SafeTensor file is a format that can be easily manipulated on any hardware, since it is standard, support, methods, and libraries are extensive. Formats like GGUF and MLX are often behind safetensor and some important machine learning tasks cannot be performed completely and meaningfully (like Pre-training and Fine-tuning beyond a certain point). Let's continue with these two formats;

A GGUF file is not something obtained through pretraining today, it is the result of safetensor being converted to gguf format with llama.cpp. Effective fine-tuning cannot be done in GGUF format and although this feature was removed from llama.cpp at some point, it is being tried to be brought back recently.

MLX file is similarly created as a result of converting the safetensor file to an MLX compatible Safetensor file, fine-tuning and similar operations can be performed on this converted file, but the diversity and compatibility like safetensor cannot be mentioned.

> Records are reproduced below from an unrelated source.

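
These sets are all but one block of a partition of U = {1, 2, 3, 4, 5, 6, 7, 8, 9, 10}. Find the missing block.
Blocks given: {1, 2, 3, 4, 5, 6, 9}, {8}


U = {1, 2, 3, 4, 5, 6, 7, 8, 9, 10}
Shown blocks: {1, 2, 3, 4, 5, 6, 9}, {8}
A partition's blocks are pairwise disjoint and cover U, so the missing block = U \ (union of shown blocks).
Union of shown blocks: {1, 2, 3, 4, 5, 6, 8, 9}
Missing block = U \ (union) = {7, 10}

{7, 10}


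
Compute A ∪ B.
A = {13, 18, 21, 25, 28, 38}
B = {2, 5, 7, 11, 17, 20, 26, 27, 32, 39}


Set A = {13, 18, 21, 25, 28, 38}
Set B = {2, 5, 7, 11, 17, 20, 26, 27, 32, 39}
A ∪ B includes all elements in either set.
Elements from A: {13, 18, 21, 25, 28, 38}
Elements from B not already included: {2, 5, 7, 11, 17, 20, 26, 27, 32, 39}
A ∪ B = {2, 5, 7, 11, 13, 17, 18, 20, 21, 25, 26, 27, 28, 32, 38, 39}

{2, 5, 7, 11, 13, 17, 18, 20, 21, 25, 26, 27, 28, 32, 38, 39}


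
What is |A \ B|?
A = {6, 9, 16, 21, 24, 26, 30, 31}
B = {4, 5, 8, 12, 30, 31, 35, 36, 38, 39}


Set A = {6, 9, 16, 21, 24, 26, 30, 31}
Set B = {4, 5, 8, 12, 30, 31, 35, 36, 38, 39}
A \ B = {6, 9, 16, 21, 24, 26}
|A \ B| = 6

6


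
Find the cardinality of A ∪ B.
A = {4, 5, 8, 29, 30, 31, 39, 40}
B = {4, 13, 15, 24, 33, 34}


Set A = {4, 5, 8, 29, 30, 31, 39, 40}, |A| = 8
Set B = {4, 13, 15, 24, 33, 34}, |B| = 6
A ∩ B = {4}, |A ∩ B| = 1
|A ∪ B| = |A| + |B| - |A ∩ B| = 8 + 6 - 1 = 13

13


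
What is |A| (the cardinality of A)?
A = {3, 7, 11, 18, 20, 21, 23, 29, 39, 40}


Set A = {3, 7, 11, 18, 20, 21, 23, 29, 39, 40}
Listing elements: 3, 7, 11, 18, 20, 21, 23, 29, 39, 40
Counting: 10 elements
|A| = 10

10


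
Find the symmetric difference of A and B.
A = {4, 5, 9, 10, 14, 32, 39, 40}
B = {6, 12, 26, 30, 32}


Set A = {4, 5, 9, 10, 14, 32, 39, 40}
Set B = {6, 12, 26, 30, 32}
A △ B = (A \ B) ∪ (B \ A)
Elements in A but not B: {4, 5, 9, 10, 14, 39, 40}
Elements in B but not A: {6, 12, 26, 30}
A △ B = {4, 5, 6, 9, 10, 12, 14, 26, 30, 39, 40}

{4, 5, 6, 9, 10, 12, 14, 26, 30, 39, 40}


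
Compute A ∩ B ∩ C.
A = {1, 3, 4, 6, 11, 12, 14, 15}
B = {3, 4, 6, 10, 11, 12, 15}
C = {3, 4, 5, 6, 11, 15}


Set A = {1, 3, 4, 6, 11, 12, 14, 15}
Set B = {3, 4, 6, 10, 11, 12, 15}
Set C = {3, 4, 5, 6, 11, 15}
First, A ∩ B = {3, 4, 6, 11, 12, 15}
Then, (A ∩ B) ∩ C = {3, 4, 6, 11, 15}

{3, 4, 6, 11, 15}


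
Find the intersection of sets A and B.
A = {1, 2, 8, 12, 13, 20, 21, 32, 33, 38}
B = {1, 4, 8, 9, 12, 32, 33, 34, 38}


Set A = {1, 2, 8, 12, 13, 20, 21, 32, 33, 38}
Set B = {1, 4, 8, 9, 12, 32, 33, 34, 38}
A ∩ B includes only elements in both sets.
Check each element of A against B:
1 ✓, 2 ✗, 8 ✓, 12 ✓, 13 ✗, 20 ✗, 21 ✗, 32 ✓, 33 ✓, 38 ✓
A ∩ B = {1, 8, 12, 32, 33, 38}

{1, 8, 12, 32, 33, 38}


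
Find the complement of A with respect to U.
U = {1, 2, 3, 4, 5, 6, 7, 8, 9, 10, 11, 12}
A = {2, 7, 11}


Universal set U = {1, 2, 3, 4, 5, 6, 7, 8, 9, 10, 11, 12}
Set A = {2, 7, 11}
A' = U \ A = elements in U but not in A
Checking each element of U:
1 (not in A, include), 2 (in A, exclude), 3 (not in A, include), 4 (not in A, include), 5 (not in A, include), 6 (not in A, include), 7 (in A, exclude), 8 (not in A, include), 9 (not in A, include), 10 (not in A, include), 11 (in A, exclude), 12 (not in A, include)
A' = {1, 3, 4, 5, 6, 8, 9, 10, 12}

{1, 3, 4, 5, 6, 8, 9, 10, 12}


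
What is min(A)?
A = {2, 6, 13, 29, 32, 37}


Set A = {2, 6, 13, 29, 32, 37}
Elements in ascending order: 2, 6, 13, 29, 32, 37
The smallest element is 2.

2


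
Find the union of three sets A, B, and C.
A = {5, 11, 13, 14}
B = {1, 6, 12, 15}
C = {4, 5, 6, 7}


Set A = {5, 11, 13, 14}
Set B = {1, 6, 12, 15}
Set C = {4, 5, 6, 7}
First, A ∪ B = {1, 5, 6, 11, 12, 13, 14, 15}
Then, (A ∪ B) ∪ C = {1, 4, 5, 6, 7, 11, 12, 13, 14, 15}

{1, 4, 5, 6, 7, 11, 12, 13, 14, 15}


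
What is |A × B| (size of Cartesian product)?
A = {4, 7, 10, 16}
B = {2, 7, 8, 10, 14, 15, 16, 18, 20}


Set A = {4, 7, 10, 16} has 4 elements.
Set B = {2, 7, 8, 10, 14, 15, 16, 18, 20} has 9 elements.
|A × B| = |A| × |B| = 4 × 9 = 36

36


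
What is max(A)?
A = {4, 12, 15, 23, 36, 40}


Set A = {4, 12, 15, 23, 36, 40}
Elements in ascending order: 4, 12, 15, 23, 36, 40
The largest element is 40.

40


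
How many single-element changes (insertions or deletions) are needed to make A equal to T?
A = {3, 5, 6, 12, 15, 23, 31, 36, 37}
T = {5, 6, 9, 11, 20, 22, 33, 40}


Set A = {3, 5, 6, 12, 15, 23, 31, 36, 37}
Set T = {5, 6, 9, 11, 20, 22, 33, 40}
Elements to remove from A (in A, not in T): {3, 12, 15, 23, 31, 36, 37} → 7 removals
Elements to add to A (in T, not in A): {9, 11, 20, 22, 33, 40} → 6 additions
Total edits = 7 + 6 = 13

13


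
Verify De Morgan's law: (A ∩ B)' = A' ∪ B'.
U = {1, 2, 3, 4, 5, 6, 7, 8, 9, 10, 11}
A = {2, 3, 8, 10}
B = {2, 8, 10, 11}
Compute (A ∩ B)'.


U = {1, 2, 3, 4, 5, 6, 7, 8, 9, 10, 11}
A = {2, 3, 8, 10}, B = {2, 8, 10, 11}
A ∩ B = {2, 8, 10}
(A ∩ B)' = U \ (A ∩ B) = {1, 3, 4, 5, 6, 7, 9, 11}
Verification via A' ∪ B': A' = {1, 4, 5, 6, 7, 9, 11}, B' = {1, 3, 4, 5, 6, 7, 9}
A' ∪ B' = {1, 3, 4, 5, 6, 7, 9, 11} ✓

{1, 3, 4, 5, 6, 7, 9, 11}


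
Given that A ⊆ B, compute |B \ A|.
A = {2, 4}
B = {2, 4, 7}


Set A = {2, 4}, |A| = 2
Set B = {2, 4, 7}, |B| = 3
Since A ⊆ B: B \ A = {7}
|B| - |A| = 3 - 2 = 1

1


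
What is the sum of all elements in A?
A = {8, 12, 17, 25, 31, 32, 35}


Set A = {8, 12, 17, 25, 31, 32, 35}
Sum = 8 + 12 + 17 + 25 + 31 + 32 + 35 = 160

160


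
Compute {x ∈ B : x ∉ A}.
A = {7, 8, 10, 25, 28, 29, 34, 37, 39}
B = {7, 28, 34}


Set A = {7, 8, 10, 25, 28, 29, 34, 37, 39}
Set B = {7, 28, 34}
Check each element of B against A:
7 ∈ A, 28 ∈ A, 34 ∈ A
Elements of B not in A: {}

{}


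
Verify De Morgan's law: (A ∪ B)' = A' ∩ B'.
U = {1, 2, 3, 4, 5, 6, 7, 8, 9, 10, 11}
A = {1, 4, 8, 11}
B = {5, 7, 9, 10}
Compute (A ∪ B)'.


U = {1, 2, 3, 4, 5, 6, 7, 8, 9, 10, 11}
A = {1, 4, 8, 11}, B = {5, 7, 9, 10}
A ∪ B = {1, 4, 5, 7, 8, 9, 10, 11}
(A ∪ B)' = U \ (A ∪ B) = {2, 3, 6}
Verification via A' ∩ B': A' = {2, 3, 5, 6, 7, 9, 10}, B' = {1, 2, 3, 4, 6, 8, 11}
A' ∩ B' = {2, 3, 6} ✓

{2, 3, 6}


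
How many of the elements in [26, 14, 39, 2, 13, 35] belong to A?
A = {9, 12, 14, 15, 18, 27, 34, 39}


Set A = {9, 12, 14, 15, 18, 27, 34, 39}
Candidates: [26, 14, 39, 2, 13, 35]
Check each candidate:
26 ∉ A, 14 ∈ A, 39 ∈ A, 2 ∉ A, 13 ∉ A, 35 ∉ A
Count of candidates in A: 2

2


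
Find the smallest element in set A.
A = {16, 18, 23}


Set A = {16, 18, 23}
Elements in ascending order: 16, 18, 23
The smallest element is 16.

16


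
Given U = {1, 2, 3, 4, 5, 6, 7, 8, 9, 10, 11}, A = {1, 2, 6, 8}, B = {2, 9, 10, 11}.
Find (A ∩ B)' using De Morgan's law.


U = {1, 2, 3, 4, 5, 6, 7, 8, 9, 10, 11}
A = {1, 2, 6, 8}, B = {2, 9, 10, 11}
A ∩ B = {2}
(A ∩ B)' = U \ (A ∩ B) = {1, 3, 4, 5, 6, 7, 8, 9, 10, 11}
Verification via A' ∪ B': A' = {3, 4, 5, 7, 9, 10, 11}, B' = {1, 3, 4, 5, 6, 7, 8}
A' ∪ B' = {1, 3, 4, 5, 6, 7, 8, 9, 10, 11} ✓

{1, 3, 4, 5, 6, 7, 8, 9, 10, 11}


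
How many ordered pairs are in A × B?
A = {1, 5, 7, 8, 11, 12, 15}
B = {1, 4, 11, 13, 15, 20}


Set A = {1, 5, 7, 8, 11, 12, 15} has 7 elements.
Set B = {1, 4, 11, 13, 15, 20} has 6 elements.
|A × B| = |A| × |B| = 7 × 6 = 42

42


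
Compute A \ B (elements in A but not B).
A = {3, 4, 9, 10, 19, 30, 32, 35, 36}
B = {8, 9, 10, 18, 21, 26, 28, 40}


Set A = {3, 4, 9, 10, 19, 30, 32, 35, 36}
Set B = {8, 9, 10, 18, 21, 26, 28, 40}
A \ B includes elements in A that are not in B.
Check each element of A:
3 (not in B, keep), 4 (not in B, keep), 9 (in B, remove), 10 (in B, remove), 19 (not in B, keep), 30 (not in B, keep), 32 (not in B, keep), 35 (not in B, keep), 36 (not in B, keep)
A \ B = {3, 4, 19, 30, 32, 35, 36}

{3, 4, 19, 30, 32, 35, 36}


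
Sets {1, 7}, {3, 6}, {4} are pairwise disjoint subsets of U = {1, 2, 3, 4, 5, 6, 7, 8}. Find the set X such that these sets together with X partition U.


U = {1, 2, 3, 4, 5, 6, 7, 8}
Shown blocks: {1, 7}, {3, 6}, {4}
A partition's blocks are pairwise disjoint and cover U, so the missing block = U \ (union of shown blocks).
Union of shown blocks: {1, 3, 4, 6, 7}
Missing block = U \ (union) = {2, 5, 8}

{2, 5, 8}


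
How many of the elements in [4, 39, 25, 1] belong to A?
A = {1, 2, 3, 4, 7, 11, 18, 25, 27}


Set A = {1, 2, 3, 4, 7, 11, 18, 25, 27}
Candidates: [4, 39, 25, 1]
Check each candidate:
4 ∈ A, 39 ∉ A, 25 ∈ A, 1 ∈ A
Count of candidates in A: 3

3


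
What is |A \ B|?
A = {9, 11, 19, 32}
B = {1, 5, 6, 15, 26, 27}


Set A = {9, 11, 19, 32}
Set B = {1, 5, 6, 15, 26, 27}
A \ B = {9, 11, 19, 32}
|A \ B| = 4

4


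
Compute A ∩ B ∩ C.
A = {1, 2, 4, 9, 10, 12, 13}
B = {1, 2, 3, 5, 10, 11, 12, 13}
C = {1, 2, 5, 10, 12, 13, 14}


Set A = {1, 2, 4, 9, 10, 12, 13}
Set B = {1, 2, 3, 5, 10, 11, 12, 13}
Set C = {1, 2, 5, 10, 12, 13, 14}
First, A ∩ B = {1, 2, 10, 12, 13}
Then, (A ∩ B) ∩ C = {1, 2, 10, 12, 13}

{1, 2, 10, 12, 13}


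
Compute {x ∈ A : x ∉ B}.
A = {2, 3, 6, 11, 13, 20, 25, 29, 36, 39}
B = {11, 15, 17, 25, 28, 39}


Set A = {2, 3, 6, 11, 13, 20, 25, 29, 36, 39}
Set B = {11, 15, 17, 25, 28, 39}
Check each element of A against B:
2 ∉ B (include), 3 ∉ B (include), 6 ∉ B (include), 11 ∈ B, 13 ∉ B (include), 20 ∉ B (include), 25 ∈ B, 29 ∉ B (include), 36 ∉ B (include), 39 ∈ B
Elements of A not in B: {2, 3, 6, 13, 20, 29, 36}

{2, 3, 6, 13, 20, 29, 36}


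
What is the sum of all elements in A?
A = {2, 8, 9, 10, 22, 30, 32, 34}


Set A = {2, 8, 9, 10, 22, 30, 32, 34}
Sum = 2 + 8 + 9 + 10 + 22 + 30 + 32 + 34 = 147

147


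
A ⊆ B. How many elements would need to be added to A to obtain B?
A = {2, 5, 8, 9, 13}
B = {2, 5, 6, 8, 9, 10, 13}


Set A = {2, 5, 8, 9, 13}, |A| = 5
Set B = {2, 5, 6, 8, 9, 10, 13}, |B| = 7
Since A ⊆ B: B \ A = {6, 10}
|B| - |A| = 7 - 5 = 2

2


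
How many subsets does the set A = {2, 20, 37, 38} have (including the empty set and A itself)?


Set A = {2, 20, 37, 38}
|A| = 4
The power set P(A) contains all subsets of A.
|P(A)| = 2^|A| = 2^4 = 16

16


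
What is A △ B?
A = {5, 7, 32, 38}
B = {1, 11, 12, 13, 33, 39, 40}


Set A = {5, 7, 32, 38}
Set B = {1, 11, 12, 13, 33, 39, 40}
A △ B = (A \ B) ∪ (B \ A)
Elements in A but not B: {5, 7, 32, 38}
Elements in B but not A: {1, 11, 12, 13, 33, 39, 40}
A △ B = {1, 5, 7, 11, 12, 13, 32, 33, 38, 39, 40}

{1, 5, 7, 11, 12, 13, 32, 33, 38, 39, 40}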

Hardware and Philosophical Importance of SafeTensor Format

Safetensor format, unlike the 'community has accepted this' view mentioned in previous sections, also carries a hardware meaning; Safetensor file, unlike GGUF and MLX, allows us to organize weights according to our needs and enables us to access various quantization levels as a result of transformation/organization.

Philosophically here, we see a direct relationship with the principles mentioned in the first section such as "ownership", "control", "privacy". By owning the original of the file, it brings it to a quantization level we can use, when conditions change, with a simple re-quantization work, we can use it as much as we need in the way we want, we can apply techniques like personalization (fine-tuning) mentioned in previous sections and follow the philosophy we want freely without depending on someone else (like someone converting files to GGUF format and publishing them).

Conclusion

Safetensor format gives us the principles of freedom and security together, which are usually seen as opposite, but they usually come in a high dimension like BF16/FP16, which can create a problem for most end users.

Therefore, when our storage space is not a problem, if we are serious about this work, they should be preferred due to the flexibility they offer and being original raw files, after all, with quantization we can achieve the realistic size we want and can run, we can adapt according to our needs as conditions change, we can live the philosophy we follow correctly and properly.